Durante todo o outono do Hemisfério Norte, o produtor Greg Berlanti tentou salvar o drama Você. A série estreou na rede de TV a cabo Lifetime em setembro, mas a audiência era praticamente inexistente: cerca de 650 mil pessoas sintonizavam cada episódio do thriller sobre um psicopata, vivido por Penn Badgley. Mesmo Berlanti, um dos produtores mais bem-sucedidos da televisão, graças a programas como Riverdale, Arqueiro e Ponto Cego, admitiu em uma entrevista que “quase ninguém viu” a atração.
Ele procurou repetidas vezes os executivos da Lifetime, pedindo paciência e defendendo a segunda temporada. Não foi suficiente. No início de dezembro, a Lifetime anunciou que a história de Você não seguiria adiante.
Mas, logo depois do Natal, algo aconteceu. A série começou a virar alvo de debate nas mídias sociais. As pessoas procuravam a atração online. Sites de entretenimento como The Ringer estavam escrevendo sobre o show. O que mudou? Ele passou a fazer parte do catálogo da Netflix.
Berlanti ouviu até da família e de amigos sobre o quanto gostavam do novo programa, ignorando o fato de que havia estreado meses antes. “Isso foi diretamente proporcional ao quão jovens as pessoas são”, disse ele. “Quanto mais jovens, mais eles discutem o programa como se nunca tivesse existido antes de 26 de dezembro.”
Na semana passada, a Netflix informou que Você atraiu o público e se tornou um “grande sucesso”. O serviço de streaming disse que a série foi assistida por quase 40 milhões de pessoas nas primeiras quatro semanas do serviço.
A divulgação da audiência da Netflix – uma das poucas vezes em que o serviço tornou esses números públicos, sete anos depois de começar a transmitir séries originais – desencadeou um terremoto na indústria.
Os números podem ser levados a sério? Seria possível que um programa que fracassou na TV a cabo possa se tornar um êxito global graças ao serviço de streaming? A Netflix tem 139 milhões de assinantes, sendo 58,5 milhões nos Estados Unidos. A Netflix já é uma rede de TV e um estúdio de cinema. E a questão agora é: será que a Netflix virou sinônimo de televisão? Ou seja: se as atrações não estão lá, acabam por ser ignoradas?
Segundo Daniel D’Addario, um crítico de TV da Variety, o fato de Você ter fracassado na Lifetime e ter sido tratado pelo público como uma produção original da Netflix será lembrado como um ponto importante na mudança do estilo de consumo de conteúdo televisivo.
No entanto, é importante lembrar que o canal Lifetime – dedicado ao público feminino – não tem audiência baixa.
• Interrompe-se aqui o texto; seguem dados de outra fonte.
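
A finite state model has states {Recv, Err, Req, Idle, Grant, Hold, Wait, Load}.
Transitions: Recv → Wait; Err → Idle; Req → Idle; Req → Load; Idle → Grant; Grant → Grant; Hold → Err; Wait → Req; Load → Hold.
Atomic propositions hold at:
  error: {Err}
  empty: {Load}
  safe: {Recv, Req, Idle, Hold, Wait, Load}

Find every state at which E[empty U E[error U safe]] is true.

{Recv, Err, Req, Idle, Hold, Wait, Load}

E[error U safe]: least fixpoint, start Z0 = Sat(safe) = {Recv, Req, Idle, Hold, Wait, Load}, add states in Sat(error) with some successor in Z. Z1 = {Recv, Err, Req, Idle, Hold, Wait, Load}; fixed.
Sat(E[error U safe]) = {Recv, Err, Req, Idle, Hold, Wait, Load}
E[empty U E[error U safe]]: least fixpoint, start Z0 = Sat(E[error U safe]) = {Recv, Err, Req, Idle, Hold, Wait, Load}, add states in Sat(empty) with some successor in Z. Already a fixed point.
Sat(E[empty U E[error U safe]]) = {Recv, Err, Req, Idle, Hold, Wait, Load}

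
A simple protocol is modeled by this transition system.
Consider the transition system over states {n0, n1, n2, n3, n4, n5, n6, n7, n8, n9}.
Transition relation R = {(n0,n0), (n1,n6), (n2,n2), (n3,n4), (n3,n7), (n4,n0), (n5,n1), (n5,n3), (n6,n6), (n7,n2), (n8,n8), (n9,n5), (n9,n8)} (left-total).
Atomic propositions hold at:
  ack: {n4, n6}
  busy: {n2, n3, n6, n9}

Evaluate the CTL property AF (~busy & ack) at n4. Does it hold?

Sat(~busy) = {n0, n1, n4, n5, n7, n8}
Sat(~busy & ack) = {n4}
AF (~busy & ack): least fixpoint, start Z0 = {n4}, add states with every successor in Z. Already a fixed point.
Sat(AF (~busy & ack)) = {n4}
n4 ∈ Sat(AF (~busy & ack)) = {n4}, so the formula holds at n4.

Yes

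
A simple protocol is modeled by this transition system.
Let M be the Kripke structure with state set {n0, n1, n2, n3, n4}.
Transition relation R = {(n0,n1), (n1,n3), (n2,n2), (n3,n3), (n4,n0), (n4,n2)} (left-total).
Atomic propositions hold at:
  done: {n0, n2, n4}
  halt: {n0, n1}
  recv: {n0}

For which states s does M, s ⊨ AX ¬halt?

Sat(¬halt) = {n2, n3, n4}
Sat(AX ¬halt) = {s : every successor in {n2, n3, n4}} = {n1, n2, n3}

{n1, n2, n3}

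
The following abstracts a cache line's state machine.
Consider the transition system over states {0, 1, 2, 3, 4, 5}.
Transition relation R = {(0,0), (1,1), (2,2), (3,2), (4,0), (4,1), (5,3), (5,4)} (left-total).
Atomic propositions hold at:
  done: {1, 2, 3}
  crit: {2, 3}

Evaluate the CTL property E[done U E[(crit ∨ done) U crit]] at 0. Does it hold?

Sat(crit ∨ done) = {1, 2, 3}
E[(crit ∨ done) U crit]: least fixpoint, start Z0 = Sat(crit) = {2, 3}, add states in Sat(crit ∨ done) with some successor in Z. Already a fixed point.
Sat(E[(crit ∨ done) U crit]) = {2, 3}
E[done U E[(crit ∨ done) U crit]]: least fixpoint, start Z0 = Sat(E[(crit ∨ done) U crit]) = {2, 3}, add states in Sat(done) with some successor in Z. Already a fixed point.
Sat(E[done U E[(crit ∨ done) U crit]]) = {2, 3}
0 ∉ Sat(E[done U E[(crit ∨ done) U crit]]) = {2, 3}, so the formula does not hold at 0.

No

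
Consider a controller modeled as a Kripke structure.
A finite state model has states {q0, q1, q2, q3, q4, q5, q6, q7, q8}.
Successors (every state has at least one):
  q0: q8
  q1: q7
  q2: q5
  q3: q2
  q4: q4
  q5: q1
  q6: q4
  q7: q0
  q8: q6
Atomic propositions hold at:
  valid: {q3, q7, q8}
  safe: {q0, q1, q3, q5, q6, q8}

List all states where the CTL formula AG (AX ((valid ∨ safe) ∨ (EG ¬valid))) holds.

{q0, q1, q2, q4, q5, q6, q7, q8}

Sat(valid ∨ safe) = {q0, q1, q3, q5, q6, q7, q8}
Sat(¬valid) = {q0, q1, q2, q4, q5, q6}
EG ¬valid: greatest fixpoint, start Z0 = {q0, q1, q2, q4, q5, q6}, keep only states in Sat with some successor in Z. Z1 = {q2, q4, q5, q6}; Z2 = {q2, q4, q6}; Z3 = {q4, q6}; fixed.
Sat(EG ¬valid) = {q4, q6}
Sat((valid ∨ safe) ∨ (EG ¬valid)) = {q0, q1, q3, q4, q5, q6, q7, q8}
Sat(AX ((valid ∨ safe) ∨ (EG ¬valid))) = {s : every successor in {q0, q1, q3, q4, q5, q6, q7, q8}} = {q0, q1, q2, q4, q5, q6, q7, q8}
AG (AX ((valid ∨ safe) ∨ (EG ¬valid))): greatest fixpoint, start Z0 = {q0, q1, q2, q4, q5, q6, q7, q8}, keep only states in Sat with every successor in Z. Already a fixed point.
Sat(AG (AX ((valid ∨ safe) ∨ (EG ¬valid)))) = {q0, q1, q2, q4, q5, q6, q7, q8}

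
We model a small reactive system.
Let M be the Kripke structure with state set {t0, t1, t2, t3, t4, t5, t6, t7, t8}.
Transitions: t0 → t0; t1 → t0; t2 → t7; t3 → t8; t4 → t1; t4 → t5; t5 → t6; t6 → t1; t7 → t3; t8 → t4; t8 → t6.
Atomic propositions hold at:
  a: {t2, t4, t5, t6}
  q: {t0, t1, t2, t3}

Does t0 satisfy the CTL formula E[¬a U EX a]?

No

Sat(¬a) = {t0, t1, t3, t7, t8}
Sat(EX a) = {s : some successor in {t2, t4, t5, t6}} = {t4, t5, t8}
E[¬a U EX a]: least fixpoint, start Z0 = Sat(EX a) = {t4, t5, t8}, add states in Sat(¬a) with some successor in Z. Z1 = {t3, t4, t5, t8}; Z2 = {t3, t4, t5, t7, t8}; fixed.
Sat(E[¬a U EX a]) = {t3, t4, t5, t7, t8}
t0 ∉ Sat(E[¬a U EX a]) = {t3, t4, t5, t7, t8}, so the formula does not hold at t0.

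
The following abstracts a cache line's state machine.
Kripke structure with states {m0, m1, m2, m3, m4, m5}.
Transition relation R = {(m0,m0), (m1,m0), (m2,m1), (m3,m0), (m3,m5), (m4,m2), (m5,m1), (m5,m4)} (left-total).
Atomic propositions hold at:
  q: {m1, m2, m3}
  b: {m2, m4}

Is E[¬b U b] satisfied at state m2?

Yes

Sat(¬b) = {m0, m1, m3, m5}
E[¬b U b]: least fixpoint, start Z0 = Sat(b) = {m2, m4}, add states in Sat(¬b) with some successor in Z. Z1 = {m2, m4, m5}; Z2 = {m2, m3, m4, m5}; fixed.
Sat(E[¬b U b]) = {m2, m3, m4, m5}
m2 ∈ Sat(E[¬b U b]) = {m2, m3, m4, m5}, so the formula holds at m2.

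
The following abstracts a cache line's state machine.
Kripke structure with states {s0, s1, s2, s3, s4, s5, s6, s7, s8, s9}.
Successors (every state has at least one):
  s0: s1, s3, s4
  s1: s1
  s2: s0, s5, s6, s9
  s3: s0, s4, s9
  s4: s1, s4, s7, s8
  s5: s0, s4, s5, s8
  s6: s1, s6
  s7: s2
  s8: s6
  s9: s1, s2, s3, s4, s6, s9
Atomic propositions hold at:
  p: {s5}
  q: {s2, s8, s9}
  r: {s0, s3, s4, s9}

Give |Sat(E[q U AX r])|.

Sat(AX r) = {s : every successor in {s0, s3, s4, s9}} = {s3}
E[q U AX r]: least fixpoint, start Z0 = Sat(AX r) = {s3}, add states in Sat(q) with some successor in Z. Z1 = {s3, s9}; Z2 = {s2, s3, s9}; fixed.
Sat(E[q U AX r]) = {s2, s3, s9}
|Sat(E[q U AX r])| = |{s2, s3, s9}| = 3.

3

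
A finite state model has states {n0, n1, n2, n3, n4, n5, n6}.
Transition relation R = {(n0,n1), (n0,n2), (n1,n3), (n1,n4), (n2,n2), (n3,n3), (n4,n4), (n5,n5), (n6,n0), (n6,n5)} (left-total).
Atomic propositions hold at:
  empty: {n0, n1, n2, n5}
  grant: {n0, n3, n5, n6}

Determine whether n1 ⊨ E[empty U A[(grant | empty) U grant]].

Yes

Sat(grant | empty) = {n0, n1, n2, n3, n5, n6}
A[(grant | empty) U grant]: least fixpoint, start Z0 = Sat(grant) = {n0, n3, n5, n6}, add states in Sat(grant | empty) with every successor in Z. Already a fixed point.
Sat(A[(grant | empty) U grant]) = {n0, n3, n5, n6}
E[empty U A[(grant | empty) U grant]]: least fixpoint, start Z0 = Sat(A[(grant | empty) U grant]) = {n0, n3, n5, n6}, add states in Sat(empty) with some successor in Z. Z1 = {n0, n1, n3, n5, n6}; fixed.
Sat(E[empty U A[(grant | empty) U grant]]) = {n0, n1, n3, n5, n6}
n1 ∈ Sat(E[empty U A[(grant | empty) U grant]]) = {n0, n1, n3, n5, n6}, so the formula holds at n1.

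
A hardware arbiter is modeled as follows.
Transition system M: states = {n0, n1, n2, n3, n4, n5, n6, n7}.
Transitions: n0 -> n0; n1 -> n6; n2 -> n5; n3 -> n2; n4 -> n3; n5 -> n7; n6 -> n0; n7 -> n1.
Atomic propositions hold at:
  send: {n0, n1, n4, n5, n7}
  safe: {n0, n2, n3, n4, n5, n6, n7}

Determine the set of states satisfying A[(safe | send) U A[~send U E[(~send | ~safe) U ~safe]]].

{n1, n2, n3, n4, n5, n7}

Sat(safe | send) = {n0, n1, n2, n3, n4, n5, n6, n7}
Sat(~send) = {n2, n3, n6}
Sat(~safe) = {n1}
Sat(~send | ~safe) = {n1, n2, n3, n6}
E[(~send | ~safe) U ~safe]: least fixpoint, start Z0 = Sat(~safe) = {n1}, add states in Sat(~send | ~safe) with some successor in Z. Already a fixed point.
Sat(E[(~send | ~safe) U ~safe]) = {n1}
A[~send U E[(~send | ~safe) U ~safe]]: least fixpoint, start Z0 = Sat(E[(~send | ~safe) U ~safe]) = {n1}, add states in Sat(~send) with every successor in Z. Already a fixed point.
Sat(A[~send U E[(~send | ~safe) U ~safe]]) = {n1}
A[(safe | send) U A[~send U E[(~send | ~safe) U ~safe]]]: least fixpoint, start Z0 = Sat(A[~send U E[(~send | ~safe) U ~safe]]) = {n1}, add states in Sat(safe | send) with every successor in Z. Z1 = {n1, n7}; Z2 = {n1, n5, n7}; Z3 = {n1, n2, n5, n7}; Z4 = {n1, n2, n3, n5, n7}; Z5 = {n1, n2, n3, n4, n5, n7}; fixed.
Sat(A[(safe | send) U A[~send U E[(~send | ~safe) U ~safe]]]) = {n1, n2, n3, n4, n5, n7}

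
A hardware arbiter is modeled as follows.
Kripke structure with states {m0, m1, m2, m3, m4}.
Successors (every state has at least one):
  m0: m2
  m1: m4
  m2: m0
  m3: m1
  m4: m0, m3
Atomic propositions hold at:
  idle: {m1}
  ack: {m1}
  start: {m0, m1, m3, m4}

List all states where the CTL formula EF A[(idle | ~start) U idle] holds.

{m1, m3, m4}

Sat(~start) = {m2}
Sat(idle | ~start) = {m1, m2}
A[(idle | ~start) U idle]: least fixpoint, start Z0 = Sat(idle) = {m1}, add states in Sat(idle | ~start) with every successor in Z. Already a fixed point.
Sat(A[(idle | ~start) U idle]) = {m1}
EF A[(idle | ~start) U idle]: least fixpoint, start Z0 = {m1}, add states with some successor in Z. Z1 = {m1, m3}; Z2 = {m1, m3, m4}; fixed.
Sat(EF A[(idle | ~start) U idle]) = {m1, m3, m4}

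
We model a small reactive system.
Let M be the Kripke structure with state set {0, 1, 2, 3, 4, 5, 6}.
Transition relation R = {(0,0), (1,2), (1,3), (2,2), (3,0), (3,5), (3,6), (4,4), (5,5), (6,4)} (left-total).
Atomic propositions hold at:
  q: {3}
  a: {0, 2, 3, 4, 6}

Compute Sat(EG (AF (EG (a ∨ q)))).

Sat(a ∨ q) = {0, 2, 3, 4, 6}
EG (a ∨ q): greatest fixpoint, start Z0 = {0, 2, 3, 4, 6}, keep only states in Sat with some successor in Z. Already a fixed point.
Sat(EG (a ∨ q)) = {0, 2, 3, 4, 6}
AF (EG (a ∨ q)): least fixpoint, start Z0 = {0, 2, 3, 4, 6}, add states with every successor in Z. Z1 = {0, 1, 2, 3, 4, 6}; fixed.
Sat(AF (EG (a ∨ q))) = {0, 1, 2, 3, 4, 6}
EG (AF (EG (a ∨ q))): greatest fixpoint, start Z0 = {0, 1, 2, 3, 4, 6}, keep only states in Sat with some successor in Z. Already a fixed point.
Sat(EG (AF (EG (a ∨ q)))) = {0, 1, 2, 3, 4, 6}

{0, 1, 2, 3, 4, 6}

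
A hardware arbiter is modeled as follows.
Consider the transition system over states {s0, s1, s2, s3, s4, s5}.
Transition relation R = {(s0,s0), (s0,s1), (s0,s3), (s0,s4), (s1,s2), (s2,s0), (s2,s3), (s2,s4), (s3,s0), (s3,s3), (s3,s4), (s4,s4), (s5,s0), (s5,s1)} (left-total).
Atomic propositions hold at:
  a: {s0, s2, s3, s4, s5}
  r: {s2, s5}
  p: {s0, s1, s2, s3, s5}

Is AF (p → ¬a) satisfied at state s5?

Sat(¬a) = {s1}
Sat(p → ¬a) = {s1, s4}
AF (p → ¬a): least fixpoint, start Z0 = {s1, s4}, add states with every successor in Z. Already a fixed point.
Sat(AF (p → ¬a)) = {s1, s4}
s5 ∉ Sat(AF (p → ¬a)) = {s1, s4}, so the formula does not hold at s5.

No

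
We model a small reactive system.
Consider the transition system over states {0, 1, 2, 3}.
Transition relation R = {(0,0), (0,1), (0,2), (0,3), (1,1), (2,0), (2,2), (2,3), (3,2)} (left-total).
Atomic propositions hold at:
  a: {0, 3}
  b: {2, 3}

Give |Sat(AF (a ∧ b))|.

1

Sat(a ∧ b) = {3}
AF (a ∧ b): least fixpoint, start Z0 = {3}, add states with every successor in Z. Already a fixed point.
Sat(AF (a ∧ b)) = {3}
|Sat(AF (a ∧ b))| = |{3}| = 1.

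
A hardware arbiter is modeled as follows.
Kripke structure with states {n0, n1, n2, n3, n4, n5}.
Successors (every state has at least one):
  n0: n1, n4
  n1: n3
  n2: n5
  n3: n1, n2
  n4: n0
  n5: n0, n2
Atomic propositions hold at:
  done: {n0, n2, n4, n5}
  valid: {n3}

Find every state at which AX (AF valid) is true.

{n1}

AF valid: least fixpoint, start Z0 = {n3}, add states with every successor in Z. Z1 = {n1, n3}; fixed.
Sat(AF valid) = {n1, n3}
Sat(AX (AF valid)) = {s : every successor in {n1, n3}} = {n1}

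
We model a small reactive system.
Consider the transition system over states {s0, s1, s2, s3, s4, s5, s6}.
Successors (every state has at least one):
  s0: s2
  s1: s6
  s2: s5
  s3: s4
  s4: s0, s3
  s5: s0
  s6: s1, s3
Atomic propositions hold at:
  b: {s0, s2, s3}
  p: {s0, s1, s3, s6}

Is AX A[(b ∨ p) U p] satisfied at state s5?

Sat(b ∨ p) = {s0, s1, s2, s3, s6}
A[(b ∨ p) U p]: least fixpoint, start Z0 = Sat(p) = {s0, s1, s3, s6}, add states in Sat(b ∨ p) with every successor in Z. Already a fixed point.
Sat(A[(b ∨ p) U p]) = {s0, s1, s3, s6}
Sat(AX A[(b ∨ p) U p]) = {s : every successor in {s0, s1, s3, s6}} = {s1, s4, s5, s6}
s5 ∈ Sat(AX A[(b ∨ p) U p]) = {s1, s4, s5, s6}, so the formula holds at s5.

Yes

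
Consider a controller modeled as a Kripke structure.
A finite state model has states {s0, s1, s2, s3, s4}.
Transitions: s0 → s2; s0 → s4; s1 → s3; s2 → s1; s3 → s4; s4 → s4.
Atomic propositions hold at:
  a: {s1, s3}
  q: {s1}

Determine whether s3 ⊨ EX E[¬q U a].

No

Sat(¬q) = {s0, s2, s3, s4}
E[¬q U a]: least fixpoint, start Z0 = Sat(a) = {s1, s3}, add states in Sat(¬q) with some successor in Z. Z1 = {s1, s2, s3}; Z2 = {s0, s1, s2, s3}; fixed.
Sat(E[¬q U a]) = {s0, s1, s2, s3}
Sat(EX E[¬q U a]) = {s : some successor in {s0, s1, s2, s3}} = {s0, s1, s2}
s3 ∉ Sat(EX E[¬q U a]) = {s0, s1, s2}, so the formula does not hold at s3.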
O documentário Surviving R. Kelly, por exemplo, foi um dos principais êxitos da TV americana do início de 2019.
Greg Berlanti disse que Você deixou de ser um dos programas menos assistidos em que ele já trabalhou para se tornar o mais assistido em mais de 20 anos de carreira em televisão. A Netflix vai produzir uma segunda temporada. As filmagens começam em fevereiro.
Essa não foi a primeira vez que a Netflix teve sucesso com uma série de terceiros. A série Riverdale, também produzida por Berlanti, estreou na Netflix após a primeira temporada ter sido exibida pelo canal CW. A emissora de TV por assinatura viu sua audiência aumentar 42% na segunda temporada de Riverdale, graças ao público que descobriu a atração na Netflix. O serviço de streaming teve esse mesmo efeito no drama da AMC Breaking Bad, vencedor do Emmy, que também ganhou público graças à exibição de temporadas anteriores na Netflix.
Executivos de redes rivais reclamaram da audiência divulgada pela Netflix. Isso porque o serviço disse que 40 milhões de pessoas assistiram pelo menos 70% de um episódio da série, que tem um total de dez capítulos na primeira temporada.
Usando o método da Netflix, é possível inferir que a série The Big Bang Theory, da CBS, teria audiência muito maior se, em vez de divulgar a média dos espectadores por episódio – 12,7 milhões –, escolhesse medir quem assistiu a pelo menos 70% de um só capítulo da atração.